Traffic source is also important, is it mostly paid advertising? Is it lots of social traffic? Is it just domain type-ins? Are a significant number coming through referral links? Who are those that already have a clear intent to do something?
What is the CTR? Where are customers dropping off or exiting the website? These are the questions you’ll find answers too when you dive into your data and you can create visual reports to share with the team. Segment your conversion data into users per device, content consumption, user per browser. You can use data sources like heat and scroll maps as well as screen recordings to check the time it takes them to move through your website and through your funnel.

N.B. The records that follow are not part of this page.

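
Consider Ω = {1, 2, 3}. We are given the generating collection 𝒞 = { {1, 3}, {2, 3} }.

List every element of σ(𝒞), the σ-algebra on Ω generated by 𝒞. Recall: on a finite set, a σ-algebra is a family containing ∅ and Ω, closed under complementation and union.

σ(𝒞) (8 sets): { {}, {1}, {2}, {3}, {1, 2}, {1, 3}, {2, 3}, Ω }

Check:
Initial family (4 sets): { {}, {1, 3}, {2, 3}, Ω }.
Step 1 adds 2:
  {1}  = Ω∖{2, 3}
  {2}  = Ω∖{1, 3}
  (now 6)
Step 2. New:
  {1, 2}  = {2} ∪ {1}
  (now 7)
Step 3: 1 new —
  {3}  = Ω∖{1, 2}
  (now 8)
Step 4 adds nothing — fixpoint reached.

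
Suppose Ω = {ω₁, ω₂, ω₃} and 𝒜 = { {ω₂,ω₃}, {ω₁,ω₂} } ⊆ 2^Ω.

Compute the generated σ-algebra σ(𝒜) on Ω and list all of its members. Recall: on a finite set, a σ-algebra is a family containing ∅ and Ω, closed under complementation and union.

σ(𝒜) (8 sets): { {}, {ω₁}, {ω₂}, {ω₃}, {ω₁,ω₂}, {ω₁,ω₃}, {ω₂,ω₃}, Ω }

Derivation:
Seed the family with 𝒜 together with ∅ and Ω: { {}, {ω₁,ω₂}, {ω₂,ω₃}, Ω }.
Pass 1 (2 new):
  {ω₁}  = complement {ω₂,ω₃}
  {ω₃}  = complement {ω₁,ω₂}
  (now 6)
Pass 2. New:
  {ω₁,ω₃}  = {ω₃} ∪ {ω₁}
  (now 7)
Pass 3 adds 1:
  {ω₂}  = complement {ω₁,ω₃}
  (now 8)
Pass 4: already closed under ᶜ and ∪.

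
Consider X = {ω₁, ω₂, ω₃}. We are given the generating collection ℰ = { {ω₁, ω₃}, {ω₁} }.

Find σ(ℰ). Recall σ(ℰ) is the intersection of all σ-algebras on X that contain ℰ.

Seed the family with ℰ together with ∅ and X: { {}, {ω₁}, {ω₁, ω₃}, X }.
Iteration 1: +2 →
  {ω₂}  = ᶜ of {ω₁, ω₃}
  {ω₂, ω₃}  = ᶜ of {ω₁}
  |family| = 6
Iteration 2: +1 →
  {ω₁, ω₂}  = {ω₂} ∪ {ω₁}
  |family| = 7
Iteration 3 adds 1:
  {ω₃}  = ᶜ of {ω₁, ω₂}
  |family| = 8
Iteration 4: closed — nothing new.

Therefore σ(ℰ) = { {}, {ω₁}, {ω₂}, {ω₃}, {ω₁, ω₂}, {ω₁, ω₃}, {ω₂, ω₃}, X } (|σ(ℰ)| = 8).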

Voice: Analytics can show you the behavior of your customers but it doesn’t tell you why they behave the way they do. So, you need to talk to your customer service, even take some calls or listen in on calls, go through chat logs and if you have a CRM platform you use, check that too. If your email marketing is not using a no-reply email, you can also read through the responses and questions customers respond to your email campaigns. There’s also social media to see what questions users have for your competitors. Create small feedback forms on your website or send feedback surveys to users that visited your website and those that actually carried out a transaction.
Verified: What scientific research, insights, and models are available for the test you want to carry out? For every niche, for every perk, every service, and every segment of users, studies have been done, and so it’s really valuable to understand what is known from existing scientific literature for your specific product or company, on a specific group of users. You can find such research on Google Scholar, there’s also Deep Dyve (Which requires a subscription). You can simply carry out a general Google search and find free existing research as well.

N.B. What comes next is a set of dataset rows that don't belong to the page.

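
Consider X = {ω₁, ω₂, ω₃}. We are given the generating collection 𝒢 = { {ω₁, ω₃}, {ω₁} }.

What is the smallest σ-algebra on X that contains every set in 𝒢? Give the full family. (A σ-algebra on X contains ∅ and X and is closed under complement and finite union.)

Answer: σ(𝒢) = { ∅, {ω₁}, {ω₂}, {ω₃}, {ω₁, ω₂}, {ω₁, ω₃}, {ω₂, ω₃}, X }

Derivation:
Take S₀ = 𝒢 ∪ {∅, X} = { ∅, {ω₁}, {ω₁, ω₃}, X }.
Step 1 adds 2:
  {ω₂}  = {ω₁, ω₃}ᶜ
  {ω₂, ω₃}  = {ω₁}ᶜ
Step 2. New:
  {ω₁, ω₂}  = {ω₂} ∪ {ω₁}
Step 3 adds 1:
  {ω₃}  = {ω₁, ω₂}ᶜ
Step 4 adds nothing — fixpoint reached.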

Validated: This stage explores already validated insights from previous experiments that you have carried out. Pull out those stored reports because there’s a chance that you have answers to questions on user behavior, transaction pattern, or just refresh your memory on certain things you’ve learned but forgotten about.
Hypothesis Setting
It’s very important to write a hypothesis before running a research or growth experiment. A hypothesis gets everyone on the team aligned on exactly what you want to research on and why you want to carry out the research.
With a hypothesis,
· You want to describe a problem,
· You want to have a proposed solution,
· You want to predict the outcome.
Once you formulate a proper hypothesis, “we have this problem, this is why we are trying this, and we hope to get this result” This way people at least know why they are doing something and it helps reduce counter-arguments and discussions.
Prioritize your A/B Tests
This is the last phase of the planning stage which focuses on prioritizing your entire hypothesis into a list and creating a roadmap of experiments you want to run.
You can cross your hypothesis on how strongly they match with the 6 Vs, product KPIs, and A/B test KPIs. With these, you can begin to fill out your list based on hypothesis strength and score your hypothesis in a specific order from those that will provide the highest value all the way down the one with the least priority.

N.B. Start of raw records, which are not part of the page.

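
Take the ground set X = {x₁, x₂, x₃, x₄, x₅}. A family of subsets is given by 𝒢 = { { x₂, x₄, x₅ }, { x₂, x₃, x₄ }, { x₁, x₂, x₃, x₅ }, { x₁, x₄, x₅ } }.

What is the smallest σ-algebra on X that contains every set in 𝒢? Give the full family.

σ(𝒢) = { {  }, { x₁ }, { x₂ }, { x₃ }, { x₄ }, { x₅ }, { x₁, x₂ }, { x₁, x₃ }, { x₁, x₄ }, { x₁, x₅ }, { x₂, x₃ }, { x₂, x₄ }, { x₂, x₅ }, { x₃, x₄ }, { x₃, x₅ }, { x₄, x₅ }, { x₁, x₂, x₃ }, { x₁, x₂, x₄ }, { x₁, x₂, x₅ }, { x₁, x₃, x₄ }, { x₁, x₃, x₅ }, { x₁, x₄, x₅ }, { x₂, x₃, x₄ }, { x₂, x₃, x₅ }, { x₂, x₄, x₅ }, { x₃, x₄, x₅ }, { x₁, x₂, x₃, x₄ }, { x₁, x₂, x₃, x₅ }, { x₁, x₂, x₄, x₅ }, { x₁, x₃, x₄, x₅ }, { x₂, x₃, x₄, x₅ }, X }

Working:
Take S₀ = 𝒢 ∪ {∅, X} = { {  }, { x₁, x₄, x₅ }, { x₂, x₃, x₄ }, { x₂, x₄, x₅ }, { x₁, x₂, x₃, x₅ }, X }.
Round 1 (6 new):
  { x₄ }  = { x₁, x₂, x₃, x₅ }ᶜ
  { x₁, x₃ }  = { x₂, x₄, x₅ }ᶜ
  { x₁, x₅ }  = { x₂, x₃, x₄ }ᶜ
  { x₂, x₃ }  = { x₁, x₄, x₅ }ᶜ
  { x₁, x₂, x₄, x₅ }  = { x₁, x₄, x₅ } ∪ { x₂, x₄, x₅ }
  { x₂, x₃, x₄, x₅ }  = { x₂, x₃, x₄ } ∪ { x₂, x₄, x₅ }
Round 2 adds 7:
  { x₁ }  = { x₂, x₃, x₄, x₅ }ᶜ
  { x₃ }  = { x₁, x₂, x₄, x₅ }ᶜ
  { x₁, x₂, x₃ }  = { x₂, x₃ } ∪ { x₁, x₃ }
  { x₁, x₃, x₄ }  = { x₁, x₃ } ∪ { x₄ }
  { x₁, x₃, x₅ }  = { x₁, x₃ } ∪ { x₁, x₅ }
  { x₁, x₂, x₃, x₄ }  = { x₂, x₃, x₄ } ∪ { x₁, x₃ }
  { x₁, x₃, x₄, x₅ }  = { x₁, x₄, x₅ } ∪ { x₁, x₃ }
Round 3 adds 7:
  { x₂ }  = { x₁, x₃, x₄, x₅ }ᶜ
  { x₅ }  = { x₁, x₂, x₃, x₄ }ᶜ
  { x₁, x₄ }  = { x₄ } ∪ { x₁ }
  { x₂, x₄ }  = { x₁, x₃, x₅ }ᶜ
  { x₂, x₅ }  = { x₁, x₃, x₄ }ᶜ
  { x₃, x₄ }  = { x₃ } ∪ { x₄ }
  { x₄, x₅ }  = { x₁, x₂, x₃ }ᶜ
Round 4: 6 new —
  { x₁, x₂ }  = { x₂ } ∪ { x₁ }
  { x₃, x₅ }  = { x₅ } ∪ { x₃ }
  { x₁, x₂, x₄ }  = { x₂ } ∪ { x₁, x₄ }
  { x₁, x₂, x₅ }  = { x₃, x₄ }ᶜ
  { x₂, x₃, x₅ }  = { x₁, x₄ }ᶜ
  { x₃, x₄, x₅ }  = { x₃, x₄ } ∪ { x₅ }
After Round 5 the family is unchanged; done.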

Wesseling highlights the PIPE (Potential, Impact, Power, and Ease) framework for scoring hypothesis:
Potential: What is the chance of the hypothesis being true?
Impact: Where will this hypothesis have a bigger effect?
Power: What are the chances of finding a significant outcome?
Ease: How easy is it to test and implement?
In my next post on my learning experience at CXL Institute, I will write about the other parts of A/B testing which is the execution and result stage. It was a really tough class because it was my first time studying about A/B testing.